For the latest version, view our documentation for Immuta SaaS or the latest self-hosted version.

Connect Data to Your Cluster

Immuta clusters use the configured metastore owner personal access token (PAT) to interact with the Unity Catalog metastore. Before registering the table as a data source in Immuta, the catalog, schema, and table being registered must be granted to the configured Unity Catalog metastore owner using one of two methods so that the table is visible to Immuta:

Automatically Grant Access in Privilege Model 1.0

Automatically grant select access to everything in a catalog by running the SQL statement below as the metastore owner or catalog owner:

GRANT USE CATALOG, USE SCHEMA, SELECT ON CATALOG mycatalog TO `myadministrator@mycompany.com`;

Manually Grant Access

If you are not using Privilege Model 1.0, manually grant access to specific tables by running the SQL statements below as the administrator or table owner:

GRANT USE CATALOG ON CATALOG mycatalog TO `myadministrator@mycompany.com`;
GRANT USAGE ON SCHEMA myschema TO `myadministrator@mycompany.com`;
GRANT SELECT ON TABLE myschema.mytable TO `myadministrator@mycompany.com`;

Register Data Sources

To register a Databricks table as an Immuta data source, Immuta requires a running Databricks cluster that it can use to determine the schema and metadata of the table in Databricks. This cluster can be either

  • a non-Immuta cluster: Use a non-Immuta cluster if you have over 1,000 tables to register as Immuta data sources. This is the fastest and least error-prone method to add many data sources at a time.
  • an Immuta-enabled cluster: Use an Immuta-enabled cluster if you have a few tables to register as Immuta data sources.

Limited enforcement (available until protected by policy access model) is not supported

You must set IMMUTA_SPARK_DATABRICKS_ALLOW_NON_IMMUTA_READS and IMMUTA_SPARK_DATABRICKS_ALLOW_NON_IMMUTA_WRITES to false in your cluster policies manually or by selecting Protected until made available by policy in the Databricks integration section of the App Settings page.
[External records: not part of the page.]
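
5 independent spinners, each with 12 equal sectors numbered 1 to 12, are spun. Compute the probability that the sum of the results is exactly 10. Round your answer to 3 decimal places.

0.001

There are 12^5 = 248832 equally likely outcomes.
The number of ordered 5-tuples from {1,…,12} summing to 10 is 126.
P(sum = 10) = 126/248832 = 7/13824 ≈ 0.001.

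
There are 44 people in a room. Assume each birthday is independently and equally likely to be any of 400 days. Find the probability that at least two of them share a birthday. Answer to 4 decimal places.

It's easier to compute the probability that all 44 are distinct.
P(all distinct) = 400/400 · 399/400 · ··· · 357/400 ≈ 0.0858.
So the probability of at least one match is 1 − 0.0858 = 0.9142.

0.9142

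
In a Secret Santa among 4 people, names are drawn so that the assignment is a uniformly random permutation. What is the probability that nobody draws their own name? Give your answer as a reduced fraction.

This is the derangement probability: permutations of 4 with no fixed point.
D(4) = 4! · (1 − 1/1! + 1/2! − ··· + (−1)^4/4!) = 9.
P = 9/24 = 3/8.

3/8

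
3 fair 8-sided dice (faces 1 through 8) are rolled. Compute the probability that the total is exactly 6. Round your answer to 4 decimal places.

There are 8^3 = 512 equally likely outcomes.
The number of ordered 3-tuples from {1,…,8} summing to 6 is 10.
P(sum = 6) = 10/512 = 5/256 ≈ 0.0195.

0.0195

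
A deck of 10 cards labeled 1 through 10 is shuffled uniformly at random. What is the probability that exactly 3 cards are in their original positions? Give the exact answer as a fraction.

Choose which 3 of the 10 are fixed: C(10,3) = 120 ways.
The remaining 7 must have no fixed point: D(7) = 1854.
P = 120·1854/3628800 = 103/1680.

103/1680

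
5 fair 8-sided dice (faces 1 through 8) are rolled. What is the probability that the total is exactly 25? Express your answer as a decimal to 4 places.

0.0679

There are 8^5 = 32768 equally likely outcomes.
The number of ordered 5-tuples from {1,…,8} summing to 25 is 2226.
P(sum = 25) = 2226/32768 = 1113/16384 ≈ 0.0679.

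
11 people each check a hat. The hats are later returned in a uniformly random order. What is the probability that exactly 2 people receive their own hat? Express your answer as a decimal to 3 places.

Choose which 2 of the 11 are fixed: C(11,2) = 55 ways.
The remaining 9 must have no fixed point: D(9) = 133496.
P = 55·133496/39916800 = 16687/90720 ≈ 0.184.

0.184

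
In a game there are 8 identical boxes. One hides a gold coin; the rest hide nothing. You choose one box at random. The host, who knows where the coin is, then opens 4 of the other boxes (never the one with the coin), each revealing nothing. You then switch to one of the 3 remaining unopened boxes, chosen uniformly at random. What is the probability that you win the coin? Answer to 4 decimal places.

Your original box holds the coin with probability 1/8, so the other 7 collectively hold it with probability 7/8.
The host can always find 4 empty boxes to open, so the reveals don't change that 7/8; it is now spread over the 3 remaining unopened boxes.
P(win by switching) = (7/8) · (1/3) = 7/24 ≈ 0.2917.

0.2917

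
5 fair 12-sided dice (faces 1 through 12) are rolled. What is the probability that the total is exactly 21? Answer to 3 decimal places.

There are 12^5 = 248832 equally likely outcomes.
The number of ordered 5-tuples from {1,…,12} summing to 21 is 4495.
P(sum = 21) = 4495/248832 ≈ 0.018.

0.018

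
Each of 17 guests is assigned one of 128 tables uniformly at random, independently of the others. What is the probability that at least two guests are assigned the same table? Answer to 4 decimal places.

0.6709

It's easier to compute the probability that all 17 are distinct.
P(all distinct) = 128/128 · 127/128 · ··· · 112/128 ≈ 0.3291.
So the probability of at least one match is 1 − 0.3291 = 0.6709.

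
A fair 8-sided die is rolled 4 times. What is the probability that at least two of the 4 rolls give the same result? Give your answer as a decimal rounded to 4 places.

0.5898

P(all 4 different) = 8/8 · 7/8 · ··· · 5/8 ≈ 0.4102.
P(at least two equal) = 1 − 0.4102 = 0.5898.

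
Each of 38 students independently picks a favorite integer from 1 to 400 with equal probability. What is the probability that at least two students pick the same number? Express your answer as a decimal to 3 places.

0.837

It's easier to compute the probability that all 38 are distinct.
P(all distinct) = 400/400 · 399/400 · ··· · 363/400 ≈ 0.163.
So the probability of at least one match is 1 − 0.163 = 0.837.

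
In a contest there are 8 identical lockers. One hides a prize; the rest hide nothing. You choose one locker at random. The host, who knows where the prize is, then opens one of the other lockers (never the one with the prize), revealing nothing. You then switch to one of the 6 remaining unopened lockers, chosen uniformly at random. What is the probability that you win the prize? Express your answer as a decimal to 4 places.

0.1458

Your original locker holds the prize with probability 1/8, so the other 7 collectively hold it with probability 7/8.
The host can always find an empty locker to open, so this doesn't change that 7/8; it is now spread over the 6 remaining unopened lockers.
P(win by switching) = (7/8) · (1/6) = 7/48 ≈ 0.1458.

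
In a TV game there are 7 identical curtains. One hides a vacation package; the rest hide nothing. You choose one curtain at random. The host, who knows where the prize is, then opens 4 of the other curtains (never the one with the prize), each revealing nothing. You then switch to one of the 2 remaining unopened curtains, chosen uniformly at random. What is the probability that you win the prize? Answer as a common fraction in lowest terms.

3/7

Your original curtain holds the prize with probability 1/7, so the other 6 collectively hold it with probability 6/7.
The host can always find 4 empty curtains to open, so the reveals don't change that 6/7; it is now spread over the 2 remaining unopened curtains.
P(win by switching) = (6/7) · (1/2) = 3/7.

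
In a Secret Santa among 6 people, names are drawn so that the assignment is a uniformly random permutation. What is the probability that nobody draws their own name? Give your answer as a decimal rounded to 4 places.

0.3681

This is the derangement probability: permutations of 6 with no fixed point.
D(6) = 6! · (1 − 1/1! + 1/2! − ··· + (−1)^6/6!) = 265.
P = 265/720 = 53/144 ≈ 0.3681.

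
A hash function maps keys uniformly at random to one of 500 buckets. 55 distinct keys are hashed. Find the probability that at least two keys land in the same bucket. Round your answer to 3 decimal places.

0.954

It's easier to compute the probability that all 55 are distinct.
P(all distinct) = 500/500 · 499/500 · ··· · 446/500 ≈ 0.046.
So the probability of at least one match is 1 − 0.046 = 0.954.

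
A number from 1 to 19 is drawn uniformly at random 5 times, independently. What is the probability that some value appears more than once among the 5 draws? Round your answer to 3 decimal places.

P(all 5 different) = 19/19 · 18/19 · ··· · 15/19 ≈ 0.564.
P(at least two equal) = 1 − 0.564 = 0.436.

0.436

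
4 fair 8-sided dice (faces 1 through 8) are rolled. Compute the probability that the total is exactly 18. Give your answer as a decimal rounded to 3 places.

0.084

There are 8^4 = 4096 equally likely outcomes.
The number of ordered 4-tuples from {1,…,8} summing to 18 is 344.
P(sum = 18) = 344/4096 = 43/512 ≈ 0.084.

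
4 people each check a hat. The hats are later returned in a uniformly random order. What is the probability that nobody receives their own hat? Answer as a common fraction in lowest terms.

This is the derangement probability: permutations of 4 with no fixed point.
D(4) = 4! · (1 − 1/1! + 1/2! − ··· + (−1)^4/4!) = 9.
P = 9/24 = 3/8.

3/8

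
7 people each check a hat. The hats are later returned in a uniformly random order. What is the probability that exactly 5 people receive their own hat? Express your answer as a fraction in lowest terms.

1/240

Choose which 5 of the 7 are fixed: C(7,5) = 21 ways.
The remaining 2 must have no fixed point: D(2) = 1.
P = 21·1/5040 = 1/240.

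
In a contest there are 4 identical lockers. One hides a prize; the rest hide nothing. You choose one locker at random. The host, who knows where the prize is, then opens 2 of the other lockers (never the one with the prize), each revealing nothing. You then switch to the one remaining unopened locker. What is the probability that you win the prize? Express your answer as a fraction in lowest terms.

3/4

Your original locker holds the prize with probability 1/4, so the other 3 collectively hold it with probability 3/4.
The host can always find 2 empty lockers to open, so the reveals don't change that 3/4; it is now spread over the 1 remaining unopened locker.
P(win by switching) = (3/4) · (1/1) = 3/4.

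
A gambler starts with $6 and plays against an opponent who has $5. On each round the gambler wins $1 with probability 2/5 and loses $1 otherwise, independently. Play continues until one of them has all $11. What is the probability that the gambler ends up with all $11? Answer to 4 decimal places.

Let r = q/p = (3/5)/(2/5) = 3/2. The recurrence P(i) = p·P(i+1) + q·P(i−1) with P(0)=0, P(11)=1 gives P(i) = (1 − r^i)/(1 − r^11).
P(6) = (1 − (3/2)^6) / (1 − (3/2)^11) = 21280/175099 ≈ 0.1215.

0.1215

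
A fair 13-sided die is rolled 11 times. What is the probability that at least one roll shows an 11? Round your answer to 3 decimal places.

0.585

P(no roll shows an 11) = (12/13)^11 ≈ 0.415.
P(at least one) = 1 − 0.415 = 0.585.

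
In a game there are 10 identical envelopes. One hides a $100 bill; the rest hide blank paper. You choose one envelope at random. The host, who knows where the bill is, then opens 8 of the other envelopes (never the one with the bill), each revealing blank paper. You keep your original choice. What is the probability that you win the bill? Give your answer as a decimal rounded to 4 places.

The host can always open 8 empty envelopes regardless of your choice, so the reveals give no information about your original envelope.
P(win by staying) = 1/10 ≈ 0.1000.

0.1000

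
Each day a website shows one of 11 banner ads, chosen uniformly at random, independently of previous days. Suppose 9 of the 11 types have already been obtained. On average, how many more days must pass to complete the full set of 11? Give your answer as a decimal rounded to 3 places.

Starting from 9 distinct types, each trial gives a new one with probability (11−i)/11 when i types are held, so the wait for the next new type is 11/(11−i).
E = 11/2 + 11/1 = 33/2 ≈ 16.500.

16.500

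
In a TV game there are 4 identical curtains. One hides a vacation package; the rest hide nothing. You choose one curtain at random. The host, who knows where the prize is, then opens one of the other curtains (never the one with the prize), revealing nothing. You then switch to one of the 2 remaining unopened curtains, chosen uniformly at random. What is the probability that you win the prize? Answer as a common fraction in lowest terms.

Your original curtain holds the prize with probability 1/4, so the other 3 collectively hold it with probability 3/4.
The host can always find an empty curtain to open, so this doesn't change that 3/4; it is now spread over the 2 remaining unopened curtains.
P(win by switching) = (3/4) · (1/2) = 3/8.

3/8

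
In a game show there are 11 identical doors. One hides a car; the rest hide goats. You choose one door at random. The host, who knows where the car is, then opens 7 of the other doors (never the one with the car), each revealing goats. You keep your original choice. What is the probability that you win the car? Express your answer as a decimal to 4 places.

The host can always open 7 empty doors regardless of your choice, so the reveals give no information about your original door.
P(win by staying) = 1/11 ≈ 0.0909.

0.0909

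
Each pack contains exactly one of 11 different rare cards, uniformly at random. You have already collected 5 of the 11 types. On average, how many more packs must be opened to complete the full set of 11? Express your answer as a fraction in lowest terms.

Starting from 5 distinct types, each trial gives a new one with probability (11−i)/11 when i types are held, so the wait for the next new type is 11/(11−i).
E = 11/6 + 11/5 + 11/4 + 11/3 + 11/2 + 11/1 = 539/20.

539/20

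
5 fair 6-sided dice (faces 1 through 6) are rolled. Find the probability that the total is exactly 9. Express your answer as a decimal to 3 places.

There are 6^5 = 7776 equally likely outcomes.
The number of ordered 5-tuples from {1,…,6} summing to 9 is 70.
P(sum = 9) = 70/7776 = 35/3888 ≈ 0.009.

0.009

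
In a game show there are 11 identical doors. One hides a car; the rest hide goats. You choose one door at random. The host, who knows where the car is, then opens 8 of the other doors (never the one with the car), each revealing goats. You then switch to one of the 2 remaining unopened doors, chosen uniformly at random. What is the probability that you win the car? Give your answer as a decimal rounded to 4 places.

Your original door holds the car with probability 1/11, so the other 10 collectively hold it with probability 10/11.
The host can always find 8 empty doors to open, so the reveals don't change that 10/11; it is now spread over the 2 remaining unopened doors.
P(win by switching) = (10/11) · (1/2) = 5/11 ≈ 0.4545.

0.4545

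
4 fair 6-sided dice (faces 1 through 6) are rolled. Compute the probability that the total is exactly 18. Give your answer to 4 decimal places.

0.0617

There are 6^4 = 1296 equally likely outcomes.
The number of ordered 4-tuples from {1,…,6} summing to 18 is 80.
P(sum = 18) = 80/1296 = 5/81 ≈ 0.0617.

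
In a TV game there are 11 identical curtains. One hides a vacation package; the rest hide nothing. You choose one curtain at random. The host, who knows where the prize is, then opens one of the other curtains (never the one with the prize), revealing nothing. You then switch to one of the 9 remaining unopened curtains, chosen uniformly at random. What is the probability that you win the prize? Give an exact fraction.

10/99

Your original curtain holds the prize with probability 1/11, so the other 10 collectively hold it with probability 10/11.
The host can always find an empty curtain to open, so this doesn't change that 10/11; it is now spread over the 9 remaining unopened curtains.
P(win by switching) = (10/11) · (1/9) = 10/99.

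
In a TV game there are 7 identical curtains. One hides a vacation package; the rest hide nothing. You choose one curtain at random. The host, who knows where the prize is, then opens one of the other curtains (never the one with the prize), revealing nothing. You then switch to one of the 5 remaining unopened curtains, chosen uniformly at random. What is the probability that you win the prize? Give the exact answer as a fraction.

Your original curtain holds the prize with probability 1/7, so the other 6 collectively hold it with probability 6/7.
The host can always find an empty curtain to open, so this doesn't change that 6/7; it is now spread over the 5 remaining unopened curtains.
P(win by switching) = (6/7) · (1/5) = 6/35.

6/35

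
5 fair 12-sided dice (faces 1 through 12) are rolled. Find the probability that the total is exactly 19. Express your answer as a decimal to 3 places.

There are 12^5 = 248832 equally likely outcomes.
The number of ordered 5-tuples from {1,…,12} summing to 19 is 2985.
P(sum = 19) = 2985/248832 = 995/82944 ≈ 0.012.

0.012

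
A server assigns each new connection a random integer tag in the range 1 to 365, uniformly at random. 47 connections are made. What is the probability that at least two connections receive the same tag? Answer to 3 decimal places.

It's easier to compute the probability that all 47 are distinct.
P(all distinct) = 365/365 · 364/365 · ··· · 319/365 ≈ 0.045.
So the probability of at least one match is 1 − 0.045 = 0.955.

0.955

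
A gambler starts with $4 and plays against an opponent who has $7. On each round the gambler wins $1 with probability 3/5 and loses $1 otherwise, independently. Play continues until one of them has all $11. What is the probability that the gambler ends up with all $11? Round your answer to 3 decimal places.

0.812

Let r = q/p = (2/5)/(3/5) = 2/3. The recurrence P(i) = p·P(i+1) + q·P(i−1) with P(0)=0, P(11)=1 gives P(i) = (1 − r^i)/(1 − r^11).
P(4) = (1 − (2/3)^4) / (1 − (2/3)^11) = 142155/175099 ≈ 0.812.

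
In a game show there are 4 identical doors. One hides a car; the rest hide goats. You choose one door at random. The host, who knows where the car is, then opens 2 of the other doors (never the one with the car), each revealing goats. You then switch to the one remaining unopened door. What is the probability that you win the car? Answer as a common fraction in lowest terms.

Your original door holds the car with probability 1/4, so the other 3 collectively hold it with probability 3/4.
The host can always find 2 empty doors to open, so the reveals don't change that 3/4; it is now spread over the 1 remaining unopened door.
P(win by switching) = (3/4) · (1/1) = 3/4.

3/4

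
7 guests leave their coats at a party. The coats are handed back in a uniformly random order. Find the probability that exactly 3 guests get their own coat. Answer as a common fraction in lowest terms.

1/16

Choose which 3 of the 7 are fixed: C(7,3) = 35 ways.
The remaining 4 must have no fixed point: D(4) = 9.
P = 35·9/5040 = 1/16.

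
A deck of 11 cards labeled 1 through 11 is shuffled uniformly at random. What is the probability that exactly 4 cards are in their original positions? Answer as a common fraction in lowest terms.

Choose which 4 of the 11 are fixed: C(11,4) = 330 ways.
The remaining 7 must have no fixed point: D(7) = 1854.
P = 330·1854/39916800 = 103/6720.

103/6720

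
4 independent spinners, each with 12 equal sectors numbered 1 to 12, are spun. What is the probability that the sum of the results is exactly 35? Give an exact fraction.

17/648

There are 12^4 = 20736 equally likely outcomes.
The number of ordered 4-tuples from {1,…,12} summing to 35 is 544.
P(sum = 35) = 544/20736 = 17/648.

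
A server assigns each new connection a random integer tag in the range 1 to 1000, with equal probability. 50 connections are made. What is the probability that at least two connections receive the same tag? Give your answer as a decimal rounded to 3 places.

0.712

It's easier to compute the probability that all 50 are distinct.
P(all distinct) = 1000/1000 · 999/1000 · ··· · 951/1000 ≈ 0.288.
So the probability of at least one match is 1 − 0.288 = 0.712.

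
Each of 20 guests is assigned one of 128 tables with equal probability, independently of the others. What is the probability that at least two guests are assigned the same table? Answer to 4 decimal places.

It's easier to compute the probability that all 20 are distinct.
P(all distinct) = 128/128 · 127/128 · ··· · 109/128 ≈ 0.2089.
So the probability of at least one match is 1 − 0.2089 = 0.7911.

0.7911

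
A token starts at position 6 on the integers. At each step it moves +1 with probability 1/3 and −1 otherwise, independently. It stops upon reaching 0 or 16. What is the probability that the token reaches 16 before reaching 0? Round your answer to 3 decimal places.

Let r = q/p = (2/3)/(1/3) = 2. The recurrence P(i) = p·P(i+1) + q·P(i−1) with P(0)=0, P(16)=1 gives P(i) = (1 − r^i)/(1 − r^16).
P(6) = (1 − (2)^6) / (1 − (2)^16) = 21/21845 ≈ 0.001.

0.001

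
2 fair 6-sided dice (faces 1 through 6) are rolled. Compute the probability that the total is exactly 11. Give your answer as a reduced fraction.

1/18

There are 6^2 = 36 equally likely outcomes.
The number of ordered 2-tuples from {1,…,6} summing to 11 is 2.
P(sum = 11) = 2/36 = 1/18.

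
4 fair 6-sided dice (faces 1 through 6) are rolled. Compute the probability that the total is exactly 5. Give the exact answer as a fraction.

1/324

There are 6^4 = 1296 equally likely outcomes.
The number of ordered 4-tuples from {1,…,6} summing to 5 is 4.
P(sum = 5) = 4/1296 = 1/324.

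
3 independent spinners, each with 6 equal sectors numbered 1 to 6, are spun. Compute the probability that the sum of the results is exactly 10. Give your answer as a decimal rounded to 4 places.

There are 6^3 = 216 equally likely outcomes.
The number of ordered 3-tuples from {1,…,6} summing to 10 is 27.
P(sum = 10) = 27/216 = 1/8 ≈ 0.1250.

0.1250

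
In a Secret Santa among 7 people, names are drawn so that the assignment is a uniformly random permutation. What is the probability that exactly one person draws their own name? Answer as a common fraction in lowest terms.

53/144

Choose which one is fixed: C(7,1) = 7 ways.
The remaining 6 must have no fixed point: D(6) = 265.
P = 7·265/5040 = 53/144.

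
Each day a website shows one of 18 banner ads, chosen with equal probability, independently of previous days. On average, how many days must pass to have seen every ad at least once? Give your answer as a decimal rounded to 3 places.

62.912

After i distinct types are collected, each trial gives a new one with probability (18−i)/18, so the expected wait for the next new type is 18/(18−i).
E = 18/18 + 18/17 + 18/16 + 18/15 + 18/14 + 18/13 + 18/12 + 18/11 + 18/10 + 18/9 + 18/8 + 18/7 + 18/6 + 18/5 + 18/4 + 18/3 + 18/2 + 18/1 = 42822903/680680 ≈ 62.912.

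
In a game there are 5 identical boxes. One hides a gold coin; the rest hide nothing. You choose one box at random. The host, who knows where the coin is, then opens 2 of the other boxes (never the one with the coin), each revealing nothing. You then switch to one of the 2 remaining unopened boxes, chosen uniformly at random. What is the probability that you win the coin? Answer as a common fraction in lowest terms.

Your original box holds the coin with probability 1/5, so the other 4 collectively hold it with probability 4/5.
The host can always find 2 empty boxes to open, so the reveals don't change that 4/5; it is now spread over the 2 remaining unopened boxes.
P(win by switching) = (4/5) · (1/2) = 2/5.

2/5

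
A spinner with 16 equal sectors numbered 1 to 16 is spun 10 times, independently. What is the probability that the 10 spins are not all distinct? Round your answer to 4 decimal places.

P(all 10 different) = 16/16 · 15/16 · ··· · 7/16 ≈ 0.0264.
P(at least two equal) = 1 − 0.0264 = 0.9736.

0.9736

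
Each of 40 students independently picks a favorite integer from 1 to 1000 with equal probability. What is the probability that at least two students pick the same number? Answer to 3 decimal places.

It's easier to compute the probability that all 40 are distinct.
P(all distinct) = 1000/1000 · 999/1000 · ··· · 961/1000 ≈ 0.454.
So the probability of at least one match is 1 − 0.454 = 0.546.

0.546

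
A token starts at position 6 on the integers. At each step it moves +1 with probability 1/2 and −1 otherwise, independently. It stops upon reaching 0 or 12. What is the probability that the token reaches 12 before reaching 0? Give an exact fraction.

With a fair step, P(i) = ½P(i−1) + ½P(i+1) with P(0)=0, P(12)=1 has the linear solution P(i) = i/12.
P(6) = 6/12 = 1/2.

1/2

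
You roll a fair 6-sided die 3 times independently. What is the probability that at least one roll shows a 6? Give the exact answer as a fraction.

91/216

P(no roll shows a 6) = (5/6)^3 = 125/216.
P(at least one) = 1 − 125/216 = 91/216.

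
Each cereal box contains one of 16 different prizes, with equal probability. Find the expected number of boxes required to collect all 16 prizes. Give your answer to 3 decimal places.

After i distinct types are collected, each trial gives a new one with probability (16−i)/16, so the expected wait for the next new type is 16/(16−i).
E = 16/16 + 16/15 + 16/14 + 16/13 + 16/12 + 16/11 + 16/10 + 16/9 + 16/8 + 16/7 + 16/6 + 16/5 + 16/4 + 16/3 + 16/2 + 16/1 = 2436559/45045 ≈ 54.092.

54.092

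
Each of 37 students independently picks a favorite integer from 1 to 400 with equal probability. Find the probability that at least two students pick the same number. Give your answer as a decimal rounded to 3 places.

0.821

It's easier to compute the probability that all 37 are distinct.
P(all distinct) = 400/400 · 399/400 · ··· · 364/400 ≈ 0.179.
So the probability of at least one match is 1 − 0.179 = 0.821.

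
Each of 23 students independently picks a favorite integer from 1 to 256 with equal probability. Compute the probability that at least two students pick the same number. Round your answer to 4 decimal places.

It's easier to compute the probability that all 23 are distinct.
P(all distinct) = 256/256 · 255/256 · ··· · 234/256 ≈ 0.3611.
So the probability of at least one match is 1 − 0.3611 = 0.6389.

0.6389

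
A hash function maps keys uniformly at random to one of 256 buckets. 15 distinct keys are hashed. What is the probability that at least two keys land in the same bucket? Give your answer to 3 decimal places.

It's easier to compute the probability that all 15 are distinct.
P(all distinct) = 256/256 · 255/256 · ··· · 242/256 ≈ 0.658.
So the probability of at least one match is 1 − 0.658 = 0.342.

0.342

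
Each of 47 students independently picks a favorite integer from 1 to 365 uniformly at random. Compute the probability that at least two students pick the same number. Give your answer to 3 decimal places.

0.955

It's easier to compute the probability that all 47 are distinct.
P(all distinct) = 365/365 · 364/365 · ··· · 319/365 ≈ 0.045.
So the probability of at least one match is 1 − 0.045 = 0.955.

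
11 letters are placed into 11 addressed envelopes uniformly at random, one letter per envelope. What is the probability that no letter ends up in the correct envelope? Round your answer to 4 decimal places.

0.3679

This is the derangement probability: permutations of 11 with no fixed point.
D(11) = 11! · (1 − 1/1! + 1/2! − ··· + (−1)^11/11!) = 14684570.
P = 14684570/39916800 = 1468457/3991680 ≈ 0.3679.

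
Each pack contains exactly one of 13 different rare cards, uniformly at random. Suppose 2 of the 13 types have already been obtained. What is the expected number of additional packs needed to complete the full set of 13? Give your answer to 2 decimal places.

39.26

Starting from 2 distinct types, each trial gives a new one with probability (13−i)/13 when i types are held, so the wait for the next new type is 13/(13−i).
E = 13/11 + 13/10 + 13/9 + 13/8 + 13/7 + 13/6 + 13/5 + 13/4 + 13/3 + 13/2 + 13/1 = 1088243/27720 ≈ 39.26.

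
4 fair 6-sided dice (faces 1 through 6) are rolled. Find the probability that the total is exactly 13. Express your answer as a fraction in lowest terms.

There are 6^4 = 1296 equally likely outcomes.
The number of ordered 4-tuples from {1,…,6} summing to 13 is 140.
P(sum = 13) = 140/1296 = 35/324.

35/324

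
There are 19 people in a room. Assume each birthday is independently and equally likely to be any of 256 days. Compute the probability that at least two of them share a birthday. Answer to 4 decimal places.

It's easier to compute the probability that all 19 are distinct.
P(all distinct) = 256/256 · 255/256 · ··· · 238/256 ≈ 0.5043.
So the probability of at least one match is 1 − 0.5043 = 0.4957.

0.4957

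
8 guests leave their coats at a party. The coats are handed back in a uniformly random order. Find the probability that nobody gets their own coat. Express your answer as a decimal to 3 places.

This is the derangement probability: permutations of 8 with no fixed point.
D(8) = 8! · (1 − 1/1! + 1/2! − ··· + (−1)^8/8!) = 14833.
P = 14833/40320 = 2119/5760 ≈ 0.368.

0.368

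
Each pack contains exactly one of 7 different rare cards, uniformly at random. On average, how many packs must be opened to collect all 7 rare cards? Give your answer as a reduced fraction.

After i distinct types are collected, each trial gives a new one with probability (7−i)/7, so the expected wait for the next new type is 7/(7−i).
E = 7/7 + 7/6 + 7/5 + 7/4 + 7/3 + 7/2 + 7/1 = 363/20.

363/20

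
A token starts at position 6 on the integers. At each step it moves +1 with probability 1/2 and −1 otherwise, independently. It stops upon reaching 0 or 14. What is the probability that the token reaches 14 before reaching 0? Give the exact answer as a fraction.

3/7

With a fair step, P(i) = ½P(i−1) + ½P(i+1) with P(0)=0, P(14)=1 has the linear solution P(i) = i/14.
P(6) = 6/14 = 3/7.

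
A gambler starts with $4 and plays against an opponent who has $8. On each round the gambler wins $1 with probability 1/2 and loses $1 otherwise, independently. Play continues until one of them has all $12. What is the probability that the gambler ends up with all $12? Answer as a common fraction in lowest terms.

With a fair step, P(i) = ½P(i−1) + ½P(i+1) with P(0)=0, P(12)=1 has the linear solution P(i) = i/12.
P(4) = 4/12 = 1/3.

1/3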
See the Databricks Spark integration with Unity Catalog support limitations for details.

Once your cluster is running,

  1. Register your data from your non-Immuta or Immuta-enabled cluster.
  2. If you used a non-Immuta cluster, convert the cluster to an Immuta cluster with Immuta cluster policies once data sources have been created.

Note: When the Unity Catalog integration is enabled, a schema must be specified when registering data sources backed by tables in the legacy hive_metastore.